介质阻挡放电等离子体防除冰实验研究

Experimental study on DBD discharge plasma for anti-icing and de-icing

在无风环境下分别进行了交流介质阻挡放电(AC-DBD)、纳秒脉冲介质阻挡放电(NS-DBD)及射频介质阻挡放电(RF-DBD)等离子体除冰实验研究,采用高速成像技术与红外测温成像技术分别记录除冰过程中介质层表面相变及温度动态变化过程,对比分析了三者的优缺点及传热机理。结果表明,在功率相同的条件下,AC-DBD等离子体激励的温升迅速,加热范围广,除冰实验效果最佳;对于NS-DBD等离子体激励,低压高频的除冰性能明显优于高压低频;RF-DBD等离子体激励放电主要集中在电极条边缘,放电剧烈,但电极间的区域温度较低,导致整体除冰效果不佳。最后,选择除冰效果最好的AC-DBD等离子体激励,在结冰风洞中进行了防冰实验研究。结果表明,AC-DBD等离子体激励整体防冰效果较好,但在防冰过程中,前缘会出现局部结冰,需进一步优化激励器构型及能量,提高AC-DBD等离子体激励防冰效果。

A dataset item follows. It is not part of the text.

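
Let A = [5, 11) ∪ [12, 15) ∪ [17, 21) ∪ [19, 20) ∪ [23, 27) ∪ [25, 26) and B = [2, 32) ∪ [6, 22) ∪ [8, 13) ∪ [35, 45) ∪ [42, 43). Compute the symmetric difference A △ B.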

In this paper, AC dielectric barrier discharge(AC-DBD), nanosecond pulse dielectric barrier discharge(NS-DBD) and radio frequency dielectric barrier discharge(RF-DBD) plasma de-icing experiments were carried out in a windless environment. Using high-speed imaging technology and infrared temperature imaging technology to record the dynamic process of the phase transition of the dielectric layer, systematically analyze the advantages and disadvantages of the three and the heat transfer mechanism. The results show that when the power output of the static experiment is the same, the temperature rise of the AC-DBD plasma is rapid, and the de-icing experiment is the best. For the NS-DBD plasma, the low-pressure high-frequency de-icing performance is obviously better than the high-voltage low-frequency;For RF-DBD, the discharge of the plasma is mainly concentrated at the edge of the electrode strip, and the discharge is severe, but the temperature between the electrodes is low, resulting in poor overall deicing effect. Finally, experimental verification of AC-DBD plasma anti-icing was carried out in the icing wind tunnel. In the wind tunnel test, the AC-DBD plasma has a good anti-icing effect in the downstream of the airfoil, but the anti-icing effect is not good at the leading edge position. In the next step, it is necessary to optimize the leading edge actuator configuration and improve the airfoil leading edge anti-icing effect.